With the field of Democratic hopefuls hitting 20 today with Joe Biden announcing his intentions, the candidates are trying to separate themselves from the pack with unique policy proposals and Cory Booker is the latest, proposing a $1,000 “baby bond” for all U.S. newborns.
The baby bond proposal has quickly become the centerpiece of the New Jersey Senator’s campaign, and he says it would help Americans, and black Americans in particular, raise their median wealth and combat income inequality.
The program would provide every baby born in the U.S. with a $1,000 savings account. There is no mention whether babies born from parents in the U.S. illegally also would be afforded such a windfall.
The government (taxpayers) would automatically deposit up to another $2,000 into that account each year, depending on family income. So minors in low-income families would get a larger chunk of that $2,000 maximum.
The funds would be locked into the savings account until the person hits 18 years old, and uses for the money would be limited to paying for college, buying a house or saving for retirement.
A wealth tax on the richest Americans would pay for Booker’s program proposal, which would cost about $60 billion a year.
The U.S. Treasury Department would manage the accounts and pay out a nice 3% annual return rate, according to a report by CNBC.
Analysis says Booker’s proposal would raise the median wealth among young black Americans from $2,900 to $57,845, and young white Americans would see their median wealth rise from $46,000 to $79,159.
CNBC also notes that wealth gap between the haves and the have-nots has only gotten worse.
Since 1983, median income for white families overall was $105,369 compared to $13,324 for black families. By 2016, the gap widened to $171,000 for white families and $17,409 for black families.
The average white family today has $157,884 saved for retirement, and the average black family has just $25,212 in retirement savings.
Booker calls his proposal, “the most ambitious ever Congressional effort to combat wealth inequality.” The average payment to black children under his plan would be $1,193 a year, compared with $628 for white children.
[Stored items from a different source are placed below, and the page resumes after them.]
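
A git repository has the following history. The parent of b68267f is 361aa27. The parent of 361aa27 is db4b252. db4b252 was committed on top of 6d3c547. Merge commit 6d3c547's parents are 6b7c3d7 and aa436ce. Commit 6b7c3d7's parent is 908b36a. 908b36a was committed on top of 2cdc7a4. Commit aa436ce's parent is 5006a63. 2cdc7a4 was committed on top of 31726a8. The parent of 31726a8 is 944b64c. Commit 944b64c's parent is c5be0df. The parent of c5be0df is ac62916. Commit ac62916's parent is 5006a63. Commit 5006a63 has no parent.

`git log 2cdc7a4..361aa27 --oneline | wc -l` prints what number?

Reachable from 361aa27: {2cdc7a4, 31726a8, 361aa27, 5006a63, 6b7c3d7, 6d3c547, 908b36a, 944b64c, aa436ce, ac62916, c5be0df, db4b252}.
Reachable from 2cdc7a4: {2cdc7a4, 31726a8, 5006a63, 944b64c, ac62916, c5be0df}.
In 361aa27's history but not 2cdc7a4's: {361aa27, 6b7c3d7, 6d3c547, 908b36a, aa436ce, db4b252} — 6 commits.

6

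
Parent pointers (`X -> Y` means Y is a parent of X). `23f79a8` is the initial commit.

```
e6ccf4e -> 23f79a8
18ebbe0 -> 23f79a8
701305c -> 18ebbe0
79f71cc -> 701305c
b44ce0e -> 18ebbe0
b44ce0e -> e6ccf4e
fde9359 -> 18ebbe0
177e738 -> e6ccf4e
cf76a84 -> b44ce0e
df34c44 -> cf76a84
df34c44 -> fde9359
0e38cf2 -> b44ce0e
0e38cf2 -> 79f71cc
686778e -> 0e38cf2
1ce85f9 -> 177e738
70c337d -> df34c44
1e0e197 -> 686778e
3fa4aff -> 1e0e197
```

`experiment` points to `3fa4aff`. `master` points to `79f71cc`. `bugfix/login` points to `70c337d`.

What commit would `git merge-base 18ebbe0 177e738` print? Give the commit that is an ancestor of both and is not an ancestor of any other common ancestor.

23f79a8

Ancestors of 18ebbe0: {18ebbe0, 23f79a8}.
Ancestors of 177e738: {177e738, 23f79a8, e6ccf4e}.
Common ancestors: {23f79a8}.
The only common ancestor is 23f79a8, so it is the merge base.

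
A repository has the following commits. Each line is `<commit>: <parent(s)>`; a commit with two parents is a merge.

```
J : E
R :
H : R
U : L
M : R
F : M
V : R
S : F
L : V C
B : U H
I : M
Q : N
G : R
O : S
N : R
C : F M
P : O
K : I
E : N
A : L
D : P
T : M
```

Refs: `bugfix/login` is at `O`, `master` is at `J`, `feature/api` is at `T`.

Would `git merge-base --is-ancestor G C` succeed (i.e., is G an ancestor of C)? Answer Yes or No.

No

Ancestors of C: {C, F, M, R}.
G is not in that set, so it is not an ancestor of C.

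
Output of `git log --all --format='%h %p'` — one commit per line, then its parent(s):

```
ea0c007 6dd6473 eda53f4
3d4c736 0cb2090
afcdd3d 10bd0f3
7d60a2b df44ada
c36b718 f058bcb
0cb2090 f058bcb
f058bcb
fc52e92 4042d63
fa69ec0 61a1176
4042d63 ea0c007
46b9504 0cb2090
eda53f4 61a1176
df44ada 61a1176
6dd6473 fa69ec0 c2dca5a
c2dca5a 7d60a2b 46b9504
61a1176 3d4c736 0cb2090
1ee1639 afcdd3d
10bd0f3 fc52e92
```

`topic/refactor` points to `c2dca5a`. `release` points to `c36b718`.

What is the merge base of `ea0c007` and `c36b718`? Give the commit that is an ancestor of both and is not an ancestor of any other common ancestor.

f058bcb

Ancestors of ea0c007: {0cb2090, 3d4c736, 46b9504, 61a1176, 6dd6473, 7d60a2b, c2dca5a, df44ada, ea0c007, eda53f4, f058bcb, fa69ec0}.
Ancestors of c36b718: {c36b718, f058bcb}.
Common ancestors: {f058bcb}.
The only common ancestor is f058bcb, so it is the merge base.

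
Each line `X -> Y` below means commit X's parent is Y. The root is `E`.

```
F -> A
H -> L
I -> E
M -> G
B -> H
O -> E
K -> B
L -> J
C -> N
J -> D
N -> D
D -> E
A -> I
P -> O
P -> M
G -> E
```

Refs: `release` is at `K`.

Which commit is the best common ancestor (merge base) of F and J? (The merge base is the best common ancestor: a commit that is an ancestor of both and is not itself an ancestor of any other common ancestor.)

Ancestors of F: {A, E, F, I}.
Ancestors of J: {D, E, J}.
Common ancestors: {E}.
The only common ancestor is E, so it is the merge base.

E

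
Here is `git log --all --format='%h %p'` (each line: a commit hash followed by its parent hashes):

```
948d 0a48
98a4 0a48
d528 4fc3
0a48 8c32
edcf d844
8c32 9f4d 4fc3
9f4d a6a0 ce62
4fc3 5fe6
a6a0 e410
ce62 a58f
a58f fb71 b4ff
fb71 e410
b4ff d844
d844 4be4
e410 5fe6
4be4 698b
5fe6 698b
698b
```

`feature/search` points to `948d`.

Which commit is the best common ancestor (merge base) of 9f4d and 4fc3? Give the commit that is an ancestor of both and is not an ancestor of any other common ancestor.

5fe6

Ancestors of 9f4d: {4be4, 5fe6, 698b, 9f4d, a58f, a6a0, b4ff, ce62, d844, e410, fb71}.
Ancestors of 4fc3: {4fc3, 5fe6, 698b}.
Common ancestors: {5fe6, 698b}.
Among these, 5fe6 is not an ancestor of any other common ancestor — it is the merge base.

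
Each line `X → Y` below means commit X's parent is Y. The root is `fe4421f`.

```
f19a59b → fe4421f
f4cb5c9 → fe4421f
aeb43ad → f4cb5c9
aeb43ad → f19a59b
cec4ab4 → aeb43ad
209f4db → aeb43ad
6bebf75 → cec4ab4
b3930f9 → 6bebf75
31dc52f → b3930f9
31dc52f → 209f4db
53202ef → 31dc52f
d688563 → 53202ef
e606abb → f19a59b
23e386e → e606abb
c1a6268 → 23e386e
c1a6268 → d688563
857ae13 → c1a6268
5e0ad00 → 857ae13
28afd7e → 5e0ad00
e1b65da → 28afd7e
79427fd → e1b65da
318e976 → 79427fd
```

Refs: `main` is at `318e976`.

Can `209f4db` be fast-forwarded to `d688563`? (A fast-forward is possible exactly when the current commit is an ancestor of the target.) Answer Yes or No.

A fast-forward from 209f4db to d688563 is possible iff 209f4db is an ancestor of d688563.
Ancestors of d688563: {209f4db, 31dc52f, 53202ef, 6bebf75, aeb43ad, b3930f9, cec4ab4, d688563, f19a59b, f4cb5c9, fe4421f}.
209f4db is among them, so fast-forward is possible.

Yes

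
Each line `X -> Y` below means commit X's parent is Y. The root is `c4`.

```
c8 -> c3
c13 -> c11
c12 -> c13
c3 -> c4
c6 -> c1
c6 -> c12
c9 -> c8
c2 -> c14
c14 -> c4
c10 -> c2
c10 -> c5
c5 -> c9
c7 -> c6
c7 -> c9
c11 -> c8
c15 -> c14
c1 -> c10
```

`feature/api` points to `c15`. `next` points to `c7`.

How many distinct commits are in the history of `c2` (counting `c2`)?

3

Walking parent pointers from c2: reachable set = {c14, c2, c4}.
That is 3 commits.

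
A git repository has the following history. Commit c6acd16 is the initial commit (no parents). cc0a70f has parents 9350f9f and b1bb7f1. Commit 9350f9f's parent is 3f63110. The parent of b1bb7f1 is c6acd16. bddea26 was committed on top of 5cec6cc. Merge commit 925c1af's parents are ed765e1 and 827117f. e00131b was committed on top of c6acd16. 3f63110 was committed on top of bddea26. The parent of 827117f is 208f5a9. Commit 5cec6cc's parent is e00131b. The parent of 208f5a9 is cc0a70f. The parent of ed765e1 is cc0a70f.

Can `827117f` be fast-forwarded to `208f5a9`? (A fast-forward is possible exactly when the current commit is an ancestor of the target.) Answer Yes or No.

A fast-forward from 827117f to 208f5a9 is possible iff 827117f is an ancestor of 208f5a9.
Ancestors of 208f5a9: {208f5a9, 3f63110, 5cec6cc, 9350f9f, b1bb7f1, bddea26, c6acd16, cc0a70f, e00131b}.
827117f is not among them, so fast-forward is not possible.

No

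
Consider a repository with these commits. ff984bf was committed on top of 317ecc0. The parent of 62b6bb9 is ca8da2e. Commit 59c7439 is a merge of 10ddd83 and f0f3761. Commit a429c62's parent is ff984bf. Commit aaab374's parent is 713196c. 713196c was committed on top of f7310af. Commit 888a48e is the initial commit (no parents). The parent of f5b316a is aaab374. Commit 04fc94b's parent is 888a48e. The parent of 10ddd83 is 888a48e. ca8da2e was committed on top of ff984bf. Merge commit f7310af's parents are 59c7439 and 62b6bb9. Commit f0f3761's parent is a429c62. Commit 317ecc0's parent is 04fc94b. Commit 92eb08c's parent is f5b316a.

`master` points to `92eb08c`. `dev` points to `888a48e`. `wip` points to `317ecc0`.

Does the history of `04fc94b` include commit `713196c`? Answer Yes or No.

Ancestors of 04fc94b: {04fc94b, 888a48e}.
713196c is not in that set, so it is not an ancestor of 04fc94b.

No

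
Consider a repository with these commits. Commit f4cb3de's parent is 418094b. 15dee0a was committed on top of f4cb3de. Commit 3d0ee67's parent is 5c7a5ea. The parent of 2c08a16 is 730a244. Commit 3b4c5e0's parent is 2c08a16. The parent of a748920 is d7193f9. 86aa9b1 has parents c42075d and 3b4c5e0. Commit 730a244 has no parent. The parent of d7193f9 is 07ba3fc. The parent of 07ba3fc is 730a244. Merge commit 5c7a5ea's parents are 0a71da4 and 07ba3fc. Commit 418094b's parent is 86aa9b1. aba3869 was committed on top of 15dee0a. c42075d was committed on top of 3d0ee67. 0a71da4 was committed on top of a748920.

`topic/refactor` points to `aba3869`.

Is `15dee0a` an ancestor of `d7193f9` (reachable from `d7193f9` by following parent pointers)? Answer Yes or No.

No

Ancestors of d7193f9: {07ba3fc, 730a244, d7193f9}.
15dee0a is not in that set, so it is not an ancestor of d7193f9.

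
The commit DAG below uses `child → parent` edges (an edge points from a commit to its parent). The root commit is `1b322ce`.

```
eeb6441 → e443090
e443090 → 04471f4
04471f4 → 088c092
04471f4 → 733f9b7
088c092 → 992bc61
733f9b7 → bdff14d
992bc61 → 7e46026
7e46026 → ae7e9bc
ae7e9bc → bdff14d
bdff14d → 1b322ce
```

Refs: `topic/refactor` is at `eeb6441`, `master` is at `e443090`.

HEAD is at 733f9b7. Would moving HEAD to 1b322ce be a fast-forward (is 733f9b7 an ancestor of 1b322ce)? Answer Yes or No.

No

A fast-forward from 733f9b7 to 1b322ce is possible iff 733f9b7 is an ancestor of 1b322ce.
Ancestors of 1b322ce: {1b322ce}.
733f9b7 is not among them, so fast-forward is not possible.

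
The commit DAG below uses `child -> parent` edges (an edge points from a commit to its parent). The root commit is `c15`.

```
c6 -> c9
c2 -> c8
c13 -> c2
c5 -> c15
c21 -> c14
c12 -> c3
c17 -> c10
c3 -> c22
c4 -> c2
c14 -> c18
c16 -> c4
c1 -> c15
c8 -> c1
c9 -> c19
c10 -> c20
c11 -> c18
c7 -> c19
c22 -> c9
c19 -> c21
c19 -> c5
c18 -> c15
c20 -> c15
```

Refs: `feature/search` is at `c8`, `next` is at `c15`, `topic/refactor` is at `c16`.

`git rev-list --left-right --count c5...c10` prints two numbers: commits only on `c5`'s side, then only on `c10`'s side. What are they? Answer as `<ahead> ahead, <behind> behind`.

Reachable from c5: {c15, c5}.
Reachable from c10: {c10, c15, c20}.
Only in c5's history (ahead): {c5} — 1.
Only in c10's history (behind): {c10, c20} — 2.

1 ahead, 2 behind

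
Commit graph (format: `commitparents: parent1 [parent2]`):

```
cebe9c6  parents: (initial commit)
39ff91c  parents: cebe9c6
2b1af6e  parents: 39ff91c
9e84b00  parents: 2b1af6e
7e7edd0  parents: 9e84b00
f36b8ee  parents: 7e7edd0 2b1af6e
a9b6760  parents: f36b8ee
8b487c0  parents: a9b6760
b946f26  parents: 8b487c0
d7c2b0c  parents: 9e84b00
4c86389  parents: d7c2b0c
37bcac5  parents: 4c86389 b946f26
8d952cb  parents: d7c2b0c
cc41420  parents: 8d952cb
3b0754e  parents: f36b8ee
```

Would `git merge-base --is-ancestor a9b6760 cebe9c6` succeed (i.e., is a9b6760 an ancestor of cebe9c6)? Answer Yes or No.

Ancestors of cebe9c6: {cebe9c6}.
a9b6760 is not in that set, so it is not an ancestor of cebe9c6.

No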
In a recent analysis of a baby bonds program, Naomi Zewde, a postdoctoral research scientist at the Center on Poverty and Social Policy at Columbia University, concludes it would “considerably narrow wealth inequalities by race.”
“Income inequality is pretty stark, but asset inequality is unbelievable,” Zewde said. “The baby bonds idea addresses that by bringing up the bottom.”
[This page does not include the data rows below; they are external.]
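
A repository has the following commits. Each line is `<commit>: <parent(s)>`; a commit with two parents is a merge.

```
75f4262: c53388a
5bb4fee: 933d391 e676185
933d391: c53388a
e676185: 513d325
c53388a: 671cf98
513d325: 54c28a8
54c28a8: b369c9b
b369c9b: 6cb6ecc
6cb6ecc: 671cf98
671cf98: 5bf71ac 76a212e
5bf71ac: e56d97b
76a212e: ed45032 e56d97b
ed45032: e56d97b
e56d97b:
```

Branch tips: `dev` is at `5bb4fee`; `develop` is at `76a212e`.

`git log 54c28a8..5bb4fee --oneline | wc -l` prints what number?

Reachable from 5bb4fee: {513d325, 54c28a8, 5bb4fee, 5bf71ac, 671cf98, 6cb6ecc, 76a212e, 933d391, b369c9b, c53388a, e56d97b, e676185, ed45032}.
Reachable from 54c28a8: {54c28a8, 5bf71ac, 671cf98, 6cb6ecc, 76a212e, b369c9b, e56d97b, ed45032}.
In 5bb4fee's history but not 54c28a8's: {513d325, 5bb4fee, 933d391, c53388a, e676185} — 5 commits.

5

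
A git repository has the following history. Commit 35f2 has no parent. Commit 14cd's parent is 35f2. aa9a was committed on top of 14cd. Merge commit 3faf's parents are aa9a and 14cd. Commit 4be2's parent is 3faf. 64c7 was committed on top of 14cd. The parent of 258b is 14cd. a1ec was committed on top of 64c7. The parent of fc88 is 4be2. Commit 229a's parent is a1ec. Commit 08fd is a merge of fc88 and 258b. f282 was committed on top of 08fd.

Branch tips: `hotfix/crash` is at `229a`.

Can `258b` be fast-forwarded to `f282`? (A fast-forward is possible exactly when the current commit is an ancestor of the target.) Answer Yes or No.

A fast-forward from 258b to f282 is possible iff 258b is an ancestor of f282.
Ancestors of f282: {08fd, 14cd, 258b, 35f2, 3faf, 4be2, aa9a, f282, fc88}.
258b is among them, so fast-forward is possible.

Yes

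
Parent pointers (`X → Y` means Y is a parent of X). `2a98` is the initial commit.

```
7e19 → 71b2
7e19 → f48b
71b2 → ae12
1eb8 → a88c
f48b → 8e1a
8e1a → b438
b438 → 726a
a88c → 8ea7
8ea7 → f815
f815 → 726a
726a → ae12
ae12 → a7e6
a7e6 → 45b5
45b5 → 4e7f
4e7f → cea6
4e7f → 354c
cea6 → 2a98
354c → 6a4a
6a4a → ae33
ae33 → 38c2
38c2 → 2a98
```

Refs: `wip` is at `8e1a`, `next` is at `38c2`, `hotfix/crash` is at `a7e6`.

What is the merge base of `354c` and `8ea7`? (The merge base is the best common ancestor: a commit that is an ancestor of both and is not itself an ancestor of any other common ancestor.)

354c

Ancestors of 354c: {2a98, 354c, 38c2, 6a4a, ae33}.
Ancestors of 8ea7: {2a98, 354c, 38c2, 45b5, 4e7f, 6a4a, 726a, 8ea7, a7e6, ae12, ae33, cea6, f815}.
Common ancestors: {2a98, 354c, 38c2, 6a4a, ae33}.
Among these, 354c is not an ancestor of any other common ancestor — it is the merge base.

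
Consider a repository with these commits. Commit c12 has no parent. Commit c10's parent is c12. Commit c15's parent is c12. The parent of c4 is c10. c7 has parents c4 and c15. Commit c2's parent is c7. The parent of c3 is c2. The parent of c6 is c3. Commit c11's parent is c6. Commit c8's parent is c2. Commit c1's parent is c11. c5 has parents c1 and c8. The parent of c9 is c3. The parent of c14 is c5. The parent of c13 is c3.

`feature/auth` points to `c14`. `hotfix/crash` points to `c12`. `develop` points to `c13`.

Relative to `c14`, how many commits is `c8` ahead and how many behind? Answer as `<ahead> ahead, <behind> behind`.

0 ahead, 6 behind

Reachable from c8: {c10, c12, c15, c2, c4, c7, c8}.
Reachable from c14: {c1, c10, c11, c12, c14, c15, c2, c3, c4, c5, c6, c7, c8}.
Only in c8's history (ahead): {} — 0.
Only in c14's history (behind): {c1, c11, c14, c3, c5, c6} — 6.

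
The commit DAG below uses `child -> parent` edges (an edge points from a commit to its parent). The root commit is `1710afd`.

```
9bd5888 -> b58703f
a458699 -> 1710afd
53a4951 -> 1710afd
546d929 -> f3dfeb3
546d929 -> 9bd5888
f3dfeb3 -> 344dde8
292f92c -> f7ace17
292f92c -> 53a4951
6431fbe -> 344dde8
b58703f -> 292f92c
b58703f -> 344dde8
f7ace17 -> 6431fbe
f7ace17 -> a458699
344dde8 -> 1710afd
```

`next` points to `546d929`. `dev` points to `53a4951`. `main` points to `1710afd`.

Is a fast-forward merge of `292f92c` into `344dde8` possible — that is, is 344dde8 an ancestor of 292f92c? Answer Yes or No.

Yes

A fast-forward from 344dde8 to 292f92c is possible iff 344dde8 is an ancestor of 292f92c.
Ancestors of 292f92c: {1710afd, 292f92c, 344dde8, 53a4951, 6431fbe, a458699, f7ace17}.
344dde8 is among them, so fast-forward is possible.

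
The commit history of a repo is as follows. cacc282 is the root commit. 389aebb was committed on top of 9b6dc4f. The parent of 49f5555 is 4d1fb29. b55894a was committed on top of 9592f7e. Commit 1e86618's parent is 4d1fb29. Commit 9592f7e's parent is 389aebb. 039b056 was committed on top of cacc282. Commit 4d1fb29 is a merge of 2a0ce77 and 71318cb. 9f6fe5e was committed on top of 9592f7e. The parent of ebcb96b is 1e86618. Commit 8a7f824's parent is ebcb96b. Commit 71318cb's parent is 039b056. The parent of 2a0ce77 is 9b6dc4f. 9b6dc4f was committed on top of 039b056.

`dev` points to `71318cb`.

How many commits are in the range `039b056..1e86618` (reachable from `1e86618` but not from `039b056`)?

Reachable from 1e86618: {039b056, 1e86618, 2a0ce77, 4d1fb29, 71318cb, 9b6dc4f, cacc282}.
Reachable from 039b056: {039b056, cacc282}.
In 1e86618's history but not 039b056's: {1e86618, 2a0ce77, 4d1fb29, 71318cb, 9b6dc4f} — 5 commits.

5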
The program would cost $60 billion a year. Booker says it would be funded by increasing taxes on the richest Americans.
He would restore the estate tax exemption to its 2009 level of $3.5 million per person, which would expand the number of households subject to the levy. Currently, the exemption is $11.4 million per person. He would repeal the so-called step-up in basis at death, which means heirs could be on the hook for higher taxes if they sell inherited assets. And he would add another tax on the largest estates.
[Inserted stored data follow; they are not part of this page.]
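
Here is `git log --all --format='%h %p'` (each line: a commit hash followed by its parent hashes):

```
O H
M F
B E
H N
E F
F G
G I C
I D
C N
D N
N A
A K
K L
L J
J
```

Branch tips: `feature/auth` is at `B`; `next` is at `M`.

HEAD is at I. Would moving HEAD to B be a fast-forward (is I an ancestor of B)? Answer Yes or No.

A fast-forward from I to B is possible iff I is an ancestor of B.
Ancestors of B: {A, B, C, D, E, F, G, I, J, K, L, N}.
I is among them, so fast-forward is possible.

Yes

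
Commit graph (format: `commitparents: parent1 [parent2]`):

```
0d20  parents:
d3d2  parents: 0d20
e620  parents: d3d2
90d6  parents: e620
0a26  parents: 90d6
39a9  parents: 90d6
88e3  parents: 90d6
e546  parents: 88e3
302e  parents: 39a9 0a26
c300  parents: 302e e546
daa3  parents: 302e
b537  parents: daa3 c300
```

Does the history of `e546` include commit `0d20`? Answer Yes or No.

Yes

Ancestors of e546 (commits reachable by following parents): {0d20, 88e3, 90d6, d3d2, e546, e620}.
0d20 is in that set, so it is an ancestor of e546.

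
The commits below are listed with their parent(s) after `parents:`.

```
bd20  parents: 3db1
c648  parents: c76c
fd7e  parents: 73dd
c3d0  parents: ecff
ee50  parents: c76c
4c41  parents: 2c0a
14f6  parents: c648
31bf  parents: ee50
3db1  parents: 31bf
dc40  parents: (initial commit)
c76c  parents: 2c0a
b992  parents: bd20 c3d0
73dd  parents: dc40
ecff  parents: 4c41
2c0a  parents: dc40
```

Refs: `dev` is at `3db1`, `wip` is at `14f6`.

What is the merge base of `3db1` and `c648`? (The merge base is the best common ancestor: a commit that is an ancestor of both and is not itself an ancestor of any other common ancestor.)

Ancestors of 3db1: {2c0a, 31bf, 3db1, c76c, dc40, ee50}.
Ancestors of c648: {2c0a, c648, c76c, dc40}.
Common ancestors: {2c0a, c76c, dc40}.
Among these, c76c is not an ancestor of any other common ancestor — it is the merge base.

c76c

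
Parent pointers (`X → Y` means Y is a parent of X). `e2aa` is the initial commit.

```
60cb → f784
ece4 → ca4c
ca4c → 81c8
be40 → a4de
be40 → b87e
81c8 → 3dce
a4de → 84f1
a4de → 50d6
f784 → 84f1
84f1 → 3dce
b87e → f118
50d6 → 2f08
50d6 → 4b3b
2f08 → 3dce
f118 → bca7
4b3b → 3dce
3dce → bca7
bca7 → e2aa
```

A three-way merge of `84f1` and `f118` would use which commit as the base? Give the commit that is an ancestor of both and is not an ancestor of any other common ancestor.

Ancestors of 84f1: {3dce, 84f1, bca7, e2aa}.
Ancestors of f118: {bca7, e2aa, f118}.
Common ancestors: {bca7, e2aa}.
Among these, bca7 is not an ancestor of any other common ancestor — it is the merge base.

bca7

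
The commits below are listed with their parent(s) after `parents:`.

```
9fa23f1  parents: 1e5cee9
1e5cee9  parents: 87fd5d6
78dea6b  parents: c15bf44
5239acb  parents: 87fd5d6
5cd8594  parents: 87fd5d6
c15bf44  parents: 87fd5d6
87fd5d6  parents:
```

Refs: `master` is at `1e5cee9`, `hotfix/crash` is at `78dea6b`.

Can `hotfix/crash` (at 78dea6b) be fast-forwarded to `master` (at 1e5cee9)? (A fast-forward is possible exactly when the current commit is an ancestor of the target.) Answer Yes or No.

No

A fast-forward from 78dea6b to 1e5cee9 is possible iff 78dea6b is an ancestor of 1e5cee9.
Ancestors of 1e5cee9: {1e5cee9, 87fd5d6}.
78dea6b is not among them, so fast-forward is not possible.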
“Booker’s proposal is sensible in that the infrastructure for the tax exists, the legal change is pretty simple, and it would still leave us with an estate tax affecting rather few,” said Edward J. McCaffery, a scholar at the University of Southern California.
The idea that a savings account should be an American birthright is not entirely new. During the 2008 presidential election, then-candidate Hillary Clinton proposed providing newborns with a $5,000 payment that they could later use for college or a house.
Booker’s proposal already has critics.
“It’s clearly lovely to think about serving up every kid with some money at birth, but it’s not the role of the government,” said Veronique de Rugy, a senior research fellow at the Mercatus Center at George Mason University.
Daniel Hemel, a law professor at the University of Chicago, worries the relief would arrive too late in life for most struggling Americans.
“If I were to spend $60 billion a year addressing poverty and inequality, I would want some or all of it to go toward addressing child poverty,” Hemel said. “Booker is instead using that money to address the needs of adults who were once children in low- or middle-income families.”
The consequences of poverty on children, Hemel said, are lifelong. “Let’s address those problems early in life rather than later down the road.”